Toogood graduated from the Royal High School, Bath. In 2010, she completed her PhD in the area of Social Informatics at University College Dublin. She was an Ad Astra scholar.

She is the author of the book Journalism and PR: News Media and Public Relations in the Digital Age with John Lloyd, which was published by I.B. Tauris.

Toogood is a regular media contributor and has written about various topics relating to technology for The Sunday Times and the Telegraph. She is also an expert for various broadcasters including the BBC. She appears on ITV's This Morning as an Internet Safety Expert. She was filmed in conversation with John Cruickshank, Publisher of Canada's largest newspaper the Toronto Star, when giving an address to the Empire Club of Canada to discuss the future of journalism and public relations in the new media age.

Toogood is the founder and editor of British luxury lifestyle publication The Sloaney.

== Equestrian ==
Toogood was a dedicated equestrian and represented Great Britain at several international competitions throughout her sporting career. In 2000, she represented the Avon Vale Pony club at the Pony Club National Championships. Toogood is also a former member of the British Junior Three Day Eventing team and competed at the 2002 Junior European Championships on The Fieldmaster, her bay gelding, finishing second best of the British. She was shortlisted for the British U21 team for the Young Rider European Championships in Portugal and represented Ireland in a Senior Home International 2008 competition riding Ruxton Silberstern.

== Modelling ==
Represented by International Model Management in London and Assets Model Agency in Dublin, Toogood has previously worked for Armani.

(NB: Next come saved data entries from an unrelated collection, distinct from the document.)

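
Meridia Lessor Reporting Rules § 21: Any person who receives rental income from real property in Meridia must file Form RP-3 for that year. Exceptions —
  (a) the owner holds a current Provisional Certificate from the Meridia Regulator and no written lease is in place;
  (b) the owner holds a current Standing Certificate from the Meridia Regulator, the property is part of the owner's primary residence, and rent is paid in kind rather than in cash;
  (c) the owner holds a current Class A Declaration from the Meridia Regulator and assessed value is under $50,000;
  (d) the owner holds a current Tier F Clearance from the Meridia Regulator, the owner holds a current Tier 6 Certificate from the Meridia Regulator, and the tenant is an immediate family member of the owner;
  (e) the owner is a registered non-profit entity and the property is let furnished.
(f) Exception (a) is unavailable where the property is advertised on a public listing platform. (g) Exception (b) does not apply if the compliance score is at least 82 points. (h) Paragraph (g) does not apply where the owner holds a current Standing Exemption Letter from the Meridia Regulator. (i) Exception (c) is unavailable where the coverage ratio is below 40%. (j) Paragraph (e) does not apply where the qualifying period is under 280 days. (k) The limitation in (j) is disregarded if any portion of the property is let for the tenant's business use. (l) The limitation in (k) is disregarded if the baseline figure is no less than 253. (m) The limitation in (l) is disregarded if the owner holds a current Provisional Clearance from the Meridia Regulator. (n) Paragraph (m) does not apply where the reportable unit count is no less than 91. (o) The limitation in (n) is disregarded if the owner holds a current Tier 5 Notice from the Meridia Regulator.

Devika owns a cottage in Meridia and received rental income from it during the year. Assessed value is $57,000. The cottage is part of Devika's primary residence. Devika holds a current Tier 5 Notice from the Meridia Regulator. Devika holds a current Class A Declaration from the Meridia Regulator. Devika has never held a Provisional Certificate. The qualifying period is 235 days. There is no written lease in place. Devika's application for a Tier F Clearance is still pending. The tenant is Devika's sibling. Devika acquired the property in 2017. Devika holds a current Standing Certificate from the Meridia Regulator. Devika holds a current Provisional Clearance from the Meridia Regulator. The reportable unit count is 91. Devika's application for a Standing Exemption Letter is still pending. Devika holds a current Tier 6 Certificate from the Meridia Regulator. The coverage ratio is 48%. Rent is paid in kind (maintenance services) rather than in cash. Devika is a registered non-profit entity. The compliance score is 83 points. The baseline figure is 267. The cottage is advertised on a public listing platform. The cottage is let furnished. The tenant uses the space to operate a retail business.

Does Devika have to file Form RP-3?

No — exception (e) applies; Devika is not required to file Form RP-3.

Exception (a) requires that the owner holds a current Provisional Certificate from the Meridia Regulator; but the Provisional Certificate is not current, so (a) is unavailable.
Exception (b)'s conditions are all satisfied: a current Standing Certificate is held; the cottage is part of the primary residence; rent is paid in kind. However, paragraphs (g)–(h) must be considered: (g) operates against (b): the compliance score is 83 points, meeting the 82 points threshold. (h) is inapplicable (the Standing Exemption Letter is not current), so (g) stands. (b) is therefore removed.
Exception (c) does not apply: assessed value is $57,000, not under $50,000.
Exception (d) fails — the Tier F Clearance is not current.
Exception (e) is satisfied on its face — Devika is a registered non-profit; the property is let furnished. Considering the limiting provisions: (j) would limit (e) — the qualifying period is 235 days, under the 280 days limit — but (k) sets (j) aside: (k) operates against (j): the space is let for business use. (l) is engaged (the baseline figure is 267, meeting the 253 threshold), but is itself disapplied by (m): (m) operates — a current Provisional Clearance is held. (n) applies (the reportable unit count is 91, meeting the 91 threshold), but is overridden by (o): (o) is engaged — a current Tier 5 Notice is held. (e) remains available.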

Toogood gave top riders some tips about how to model when doing a charity fashion for Spinal Research.

== Awards ==
In 2015, she received a 'Women of the Future Award' for Digital and Technology and the Spear's Magazine Future Leader in Wealth Management Award.

Toogood was also included in Management Today's 35 Under 35 list of top businesswomen.

In 2018, she has been ranked in the Spear's 500 Reputation Managers Index.